According to a study published in journal iScience on July 3, the researchers from Brazil and United States have discovered that the new species resides in self-made burrows and produce two different types of secretion - mucus in their head and a snake-like poison in their tail end.
It has also been learned that they are blind and use facial tentacles and slime to roam around. The new species is found in areas of tropical climate Africa, Asia and America, said researchers. They also claimed that the new species is poisonous; however, the amphibians "cannot inject their venoms and instead rely on an attacker pressing on their pointy bits."
Professor Edmund Brodie, Utah state university professor and co-author of the study asserted that amphibians (like frogs) are basically harmless. However, he confirmed there were a number of amphibians that stored "nasty" poisonous secretions in their skin to deter predators. Moreover, Senior author Dr. Carlos Jared added that since "caecilians are one of the least-studied vertebrates, their biology is a black box full of surprises."
Caecilian amphibians have around 250 million years of evolutionary history apart from anurans and salamanders (Pyron, 2011; Roelants et al., 2007; San Mauro, 2010; Zhang and Wake, 2009).
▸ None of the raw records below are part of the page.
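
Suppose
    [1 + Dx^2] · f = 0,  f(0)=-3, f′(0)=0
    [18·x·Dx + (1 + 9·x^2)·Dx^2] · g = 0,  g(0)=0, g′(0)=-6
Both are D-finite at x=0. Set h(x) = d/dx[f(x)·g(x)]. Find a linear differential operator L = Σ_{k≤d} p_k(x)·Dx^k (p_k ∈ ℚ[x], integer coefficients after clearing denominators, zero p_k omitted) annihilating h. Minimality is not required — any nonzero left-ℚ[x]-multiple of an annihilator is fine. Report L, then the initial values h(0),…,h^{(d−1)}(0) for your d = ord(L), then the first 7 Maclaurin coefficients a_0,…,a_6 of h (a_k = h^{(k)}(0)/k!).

f: a_k = -3, 0, 3/2, 0, -1/8, 0, 1/240, …
g: a_k = 0, -6, 0, 18, 0, -486/5, 0, …
Sym-product of L_f,L_g gives L₀ (≤ ord 4).
h₀' ⇒ L via d/dx closure of L₀.
L = (38998 + 738774·x^2 + 15162957·x^4 + 3032640·x^6 - 78732·x^8 - 1771470·x^10 + 531441·x^12) + (20772·x + 1033884·x^3 + 7902360·x^5 + 2624400·x^7 + 1180980·x^9 + 2125764·x^11)·Dx + (39368 + 755028·x^2 + 15369750·x^4 + 3887028·x^6 + 314928·x^8 - 1417176·x^10 + 1062882·x^12)·Dx^2 + (20772·x + 1033884·x^3 + 7902360·x^5 + 2624400·x^7 + 1180980·x^9 + 2125764·x^11)·Dx^3 + (370 + 16254·x^2 + 206793·x^4 + 854388·x^6 + 393660·x^8 + 354294·x^10 + 531441·x^12)·Dx^4  (order 4).
h: a_k = 18, 0, -189, 0, 6387/4, 0, -566341/40, …
ICs: h(0) = 18, h′(0) = 0, h′′(0) = -378, h′′′(0) = 0.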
Anurans and salamanders have developed a variety of feeding systems, whereas caecilians are exclusively jaw-feeders (Bemis et al., 1983; Duellman and Trueb, 1994) utilizing a powerful bite (Measey and Herrel, 2006; Summers and Wake, 2005) and a series of curved sharp-pointed teeth, which act on apprehension and ingestion (Wake, 1976) of invertebrates such as earthworms and subterranean arthropods, or even larger prey, such as anurans (Kupfer et al., 2005; Ngo et al., 2014), lizards (Moll and Smith, 1967), and snakes (Greef, 1884; Presswell et al., 2002).
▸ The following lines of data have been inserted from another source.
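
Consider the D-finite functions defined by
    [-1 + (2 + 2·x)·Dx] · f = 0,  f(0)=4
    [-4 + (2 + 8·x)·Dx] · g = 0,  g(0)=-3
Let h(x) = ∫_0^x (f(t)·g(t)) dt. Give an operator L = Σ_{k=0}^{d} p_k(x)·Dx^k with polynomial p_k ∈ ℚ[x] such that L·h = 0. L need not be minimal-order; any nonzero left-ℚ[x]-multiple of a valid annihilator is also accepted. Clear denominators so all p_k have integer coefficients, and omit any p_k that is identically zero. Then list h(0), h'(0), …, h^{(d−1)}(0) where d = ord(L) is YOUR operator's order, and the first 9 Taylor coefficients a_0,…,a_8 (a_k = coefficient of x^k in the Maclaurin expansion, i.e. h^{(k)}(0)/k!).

L = (-5 - 8·x)·Dx + (2 + 10·x + 8·x^2)·Dx^2  (order 2).
h: a_k = 0, -12, -15, 9/2, -135/16, 2943/160, -5715/128, 210087/1792, -1337175/4096, …
ICs: h(0) = 0, h′(0) = -12.

f: a_k = 4, 2, -1/2, 1/4, -5/32, 7/64, -21/256, 33/512, -429/8192, …
g: a_k = -3, -6, 6, -12, 30, -84, 252, -792, 2574, …
Sym-product of L_f,L_g gives L₀ (≤ ord 1).
h=∫₀ˣh₀: take L = L₀·Dx.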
The production of toxins for prey subjugation or defense has evolved many times in animals (Arbuckle, 2015; Casewell et al., 2013). Amphibians produce (or sequester) toxins in their skin glands (Jeckel et al., 2015) and are considered poisonous instead of venomous owing to their passive defense, lacking a system for toxin injection (Jared et al., 2015; Mailho-Fontana et al., 2014).